Jim can fill a pool carrying buckets of water in 30 minutes. Sue can do the same job in 45 minutes. Tony can do the same job in 1 ½ hours. How quickly can all three fill the pool together? ANYBODY KNOW THE ANSWER??
Jim's rate = Pool/30
Sue's rate = Pool/45
Tony's rate = Pool/90
combined rate = pool/30 + pool/45 + pool/90
= 6pool/90 = pool/15
So time working combined = pool/(pool/15) = 15
it will take 15 minutes.
To find out how quickly all three can fill the pool together, we need to calculate their combined rate of work.
First, let's find out how much of the pool Jim can fill in 1 minute. Since he can fill the pool in 30 minutes, his rate of work is 1/30 of the pool per minute.

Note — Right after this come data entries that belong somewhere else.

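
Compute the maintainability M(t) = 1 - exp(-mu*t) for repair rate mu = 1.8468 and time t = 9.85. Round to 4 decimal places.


mu = 1.8468, t = 9.85
mu * t = 1.8468 * 9.85 = 18.191
exp(-18.191) = 0.0
M(t) = 1 - 0.0
M(t) = 1.0

1.0


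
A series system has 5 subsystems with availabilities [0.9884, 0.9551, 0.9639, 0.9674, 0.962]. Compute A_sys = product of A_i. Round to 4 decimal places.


Subsystems: [0.9884, 0.9551, 0.9639, 0.9674, 0.962]
After subsystem 1 (A=0.9884): product = 0.9884
After subsystem 2 (A=0.9551): product = 0.944
After subsystem 3 (A=0.9639): product = 0.9099
After subsystem 4 (A=0.9674): product = 0.8803
After subsystem 5 (A=0.962): product = 0.8468
A_sys = 0.8468

0.8468


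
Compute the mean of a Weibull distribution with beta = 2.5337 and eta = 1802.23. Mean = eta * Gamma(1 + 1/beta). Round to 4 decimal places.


beta = 2.5337, eta = 1802.23
1/beta = 0.3947
1 + 1/beta = 1.3947
Gamma(1.3947) = 0.8876
Mean = 1802.23 * 0.8876
Mean = 1599.599

1599.599


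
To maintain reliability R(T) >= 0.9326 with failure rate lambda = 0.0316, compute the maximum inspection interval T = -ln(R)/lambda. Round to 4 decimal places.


R_target = 0.9326
lambda = 0.0316
-ln(0.9326) = 0.0698
T = 0.0698 / 0.0316
T = 2.2082

2.2082


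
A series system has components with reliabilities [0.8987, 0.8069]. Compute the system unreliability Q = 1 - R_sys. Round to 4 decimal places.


Components: [0.8987, 0.8069]
After component 1: product = 0.8987
After component 2: product = 0.7252
R_sys = 0.7252
Q = 1 - 0.7252 = 0.2748

0.2748


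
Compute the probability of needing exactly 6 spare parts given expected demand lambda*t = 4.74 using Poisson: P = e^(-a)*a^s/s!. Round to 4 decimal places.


a = 4.74, s = 6
e^(-a) = e^(-4.74) = 0.0087
a^s = 4.74^6 = 11341.4883
s! = 720
P = 0.0087 * 11341.4883 / 720
P = 0.1377

0.1377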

Similarly, Sue can fill 1/45 of the pool per minute, and Tony can fill 1/90 of the pool per minute (since 1 ½ hours is equal to 90 minutes).
Now, to find their combined rate of work, we sum up their individual rates. Thus, the combined rate of work for Jim, Sue, and Tony is:
1/30 + 1/45 + 1/90.
To combine these fractions, we need to find a common denominator, which in this case is 90. Rewriting the fractions with this common denominator, we get:
3/90 + 2/90 + 1/90.
Combining the numerators, we have:
(3 + 2 + 1)/90 = 6/90.
Reducing this fraction, we get:
1/15 of the pool per minute.
Therefore, all three can fill the pool together at a rate of 1/15 of the pool per minute. To determine how quickly they can fill the pool completely, we need to take the reciprocal of this rate:
15/1 = 15 minutes.
Hence, all three can fill the pool together in 15 minutes.